Usually this "just works" and we don't have to worry about it, but there are
situations where this behavior is problematic.  For example the Python 2 IO
layer is not unicode aware.  This means that whenever you work with data from
the file system you have to properly decode it.  The correct way to load
a text file from the file system looks like this::

    f = file('/path/to/the_file.txt', 'r')
    try:
        text = f.decode('utf-8')    # assuming the file is utf-8 encoded
    finally:
        f.close()

There is also the codecs module which provides an open function that decodes
automatically from the given encoding.


Error Handling
==============

Functions that do internal encoding or decoding accept an ``errors``
keyword argument that is passed to :meth:`str.decode` and
:meth:`str.encode`. The default is ``'replace'`` so that errors are easy
to spot. It might be useful to set it to ``'strict'`` in order to catch
the error and report the bad data to the client.


Request and Response Objects
============================

As request and response objects usually are the central entities of Werkzeug
powered applications you can change the default encoding Werkzeug operates on
by subclassing these two classes.  For example you can easily set the
application to utf-7 and strict error handling::

    from werkzeug.wrappers import BaseRequest, BaseResponse

    class Request(BaseRequest):
        charset = 'utf-7'
        encoding_errors = 'strict'

    class Response(BaseResponse):
        charset = 'utf-7'

Keep in mind that the error handling is only customizable for all decoding
but not encoding.  If Werkzeug encounters an encoding error it will raise a
:exc:`UnicodeEncodeError`.  It's your responsibility to not create data that is
not present in the target charset (a non issue with all unicode encodings
such as utf-8).

.. _filesystem-encoding:

The Filesystem
==============

.. versionchanged:: 0.11

Up until version 0.11, Werkzeug used Python's stdlib functionality to detect
the filesystem encoding. However, several bug reports against Werkzeug have
shown that the value of :py:func:`sys.getfilesystemencoding` cannot be
trusted under traditional UNIX systems. The usual problems come from
misconfigured systems, where ``LANG`` and similar environment variables are not
set.

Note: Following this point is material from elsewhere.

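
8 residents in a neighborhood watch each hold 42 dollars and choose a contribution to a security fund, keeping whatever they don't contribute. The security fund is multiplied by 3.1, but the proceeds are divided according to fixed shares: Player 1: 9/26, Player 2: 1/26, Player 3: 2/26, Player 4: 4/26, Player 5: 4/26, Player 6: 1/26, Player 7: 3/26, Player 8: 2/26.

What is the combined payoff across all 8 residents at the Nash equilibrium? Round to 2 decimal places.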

In such cases, Python would default to ASCII as filesystem encoding, a
very conservative default that is usually wrong and causes more problems than
it avoids.

Therefore Werkzeug will force the filesystem encoding to ``UTF-8`` and issue a
warning whenever it detects that it is running under BSD or Linux, and
:py:func:`sys.getfilesystemencoding` is returning an ASCII encoding.

See also :py:mod:`werkzeug.filesystem`.